I just picked up the exact same Bike just last week. Granted it´s not as "clean" as the one you posted and has lots of nicks on the paint (but no rust, scratches or dents). I do not know much about Colnago (or Bikes for that matter, I´m just a recreational rider but a Helluva handyman...lol ) and was thinking about restoring it a bit and was wondering if it would be worth my time and what, in your collective professional opions, should I change out, whats worth keeping and what should I watch out for?

Here is a laymans description of the Bike:

Colnago Super (not sure if it is a Touring or Racing - how can you tell?)
12 Speed
Mavic Wheels - Sprint Gipiemme
Brakes, Shifters and Cranks are all Campagnolo
Brakes marked with - Brev.
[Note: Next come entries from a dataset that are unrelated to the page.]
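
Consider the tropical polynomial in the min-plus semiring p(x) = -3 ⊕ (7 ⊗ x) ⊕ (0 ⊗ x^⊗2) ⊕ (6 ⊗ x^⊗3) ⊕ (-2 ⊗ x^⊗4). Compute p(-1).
p(-1) = -6

A tropical monomial a ⊗ x^⊗i evaluates to a + i · x. Evaluating each term at x = -1:
  Term 0 contributes -3 + 0 · -1 = -3
  Term 1 contributes 7 + 1 · -1 = 6
  Term 2 contributes 0 + 2 · -1 = -2
  Term 3 contributes 6 + 3 · -1 = 3
  Term 4 contributes -2 + 4 · -1 = -6
p(-1) = ⊕ of these = min[-3, 6, -2, 3, -6] = -6.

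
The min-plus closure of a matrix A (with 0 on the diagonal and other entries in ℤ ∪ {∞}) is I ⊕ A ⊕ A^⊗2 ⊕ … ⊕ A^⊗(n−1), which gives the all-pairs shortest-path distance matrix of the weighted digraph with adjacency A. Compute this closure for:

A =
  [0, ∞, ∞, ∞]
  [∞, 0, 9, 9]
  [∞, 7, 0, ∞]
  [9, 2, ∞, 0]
Closure =
  [0, ∞, ∞, ∞]
  [18, 0, 9, 9]
  [25, 7, 0, 16]
  [9, 2, 11, 0]

This is the Floyd-Warshall all-pairs shortest-path computation. For each intermediate vertex k = 0, 1, …, 3, update dist[i][j] ← min(dist[i][j], dist[i][k] + dist[k][j]). The final matrix gives, for each (i, j), the minimum total weight of any directed path from i to j (possibly empty when i = j).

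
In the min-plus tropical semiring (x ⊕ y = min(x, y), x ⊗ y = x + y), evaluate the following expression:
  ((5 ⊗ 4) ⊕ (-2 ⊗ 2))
((5 ⊗ 4) ⊕ (-2 ⊗ 2)) = 0

Expand innermost to outermost. Recall ⊕ takes the minimum of its arguments and ⊗ takes their sum. Working out the expression ((5 ⊗ 4) ⊕ (-2 ⊗ 2)) gives 0.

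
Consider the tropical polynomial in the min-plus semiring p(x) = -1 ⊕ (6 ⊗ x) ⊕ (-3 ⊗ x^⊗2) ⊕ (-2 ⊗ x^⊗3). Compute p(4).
p(4) = -1

A tropical monomial a ⊗ x^⊗i evaluates to a + i · x. Evaluating each term at x = 4:
  Term 0 contributes -1 + 0 · 4 = -1
  Term 1 contributes 6 + 1 · 4 = 10
  Term 2 contributes -3 + 2 · 4 = 5
  Term 3 contributes -2 + 3 · 4 = 10
p(4) = ⊕ of these = min[-1, 10, 5, 10] = -1.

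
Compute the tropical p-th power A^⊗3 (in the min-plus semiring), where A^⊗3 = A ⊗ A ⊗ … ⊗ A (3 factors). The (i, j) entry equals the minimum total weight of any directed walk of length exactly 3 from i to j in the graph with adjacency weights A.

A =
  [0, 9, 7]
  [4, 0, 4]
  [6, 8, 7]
A^⊗3 =
  [0, 9, 7]
  [4, 0, 4]
  [6, 8, 12]

Each entry (A^⊗3)_ij equals the minimum over all length-3 walks i = v_0 → v_1 → … → v_3 = j of Σ_t A[v_t][v_{t+1}]. For example, for (i, j) = (0, 2) we minimise over 9 possible intermediate vertex sequences; the minimum is 7, attained along the walk 0 → 0 → 0 → 2.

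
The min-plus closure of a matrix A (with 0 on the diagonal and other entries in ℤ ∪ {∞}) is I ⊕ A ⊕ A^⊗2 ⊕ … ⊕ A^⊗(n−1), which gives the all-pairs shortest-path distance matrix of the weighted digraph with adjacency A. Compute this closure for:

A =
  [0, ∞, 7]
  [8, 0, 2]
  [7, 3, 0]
Closure =
  [0, 10, 7]
  [8, 0, 2]
  [7, 3, 0]

This is the Floyd-Warshall all-pairs shortest-path computation. For each intermediate vertex k = 0, 1, …, 2, update dist[i][j] ← min(dist[i][j], dist[i][k] + dist[k][j]). The final matrix gives, for each (i, j), the minimum total weight of any directed path from i to j (possibly empty when i = j).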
Inter.
Front Crank marked with - Brev. <53>
Shifters just say Campagnolo, no other markings
Saddle is a Selle Royal "Shark"
Seat Post is Laprade 5R
Pedals - Look Arc Worlds

not sure how your supposed to measure the frame but this is how i did it:
from the top of the seat tube to where it connects to the crankshaft is 55cm
and the length of the cross tube is 53cm from where it connects to both vertical tubes.
On the crossbar next to the Colnago Super sticker are the initials MB stamped into both sides of the frame, not sure if that is relevant or not?

I took some pics and posted them here, Im not a photographer and the light was not the best but you get a pretty good idea what the bike looks like:

http://www.krazydogz.de/Bike/colnago.htm

Any help, suggestions or tips for restoring would be greatly appreciated!

PS: what would be the approx. value of the bike in its present state and one that is in mint condition (just so I can get an idea of how much I have/will invest/ed)

Thanks in advance,

Paolo


----------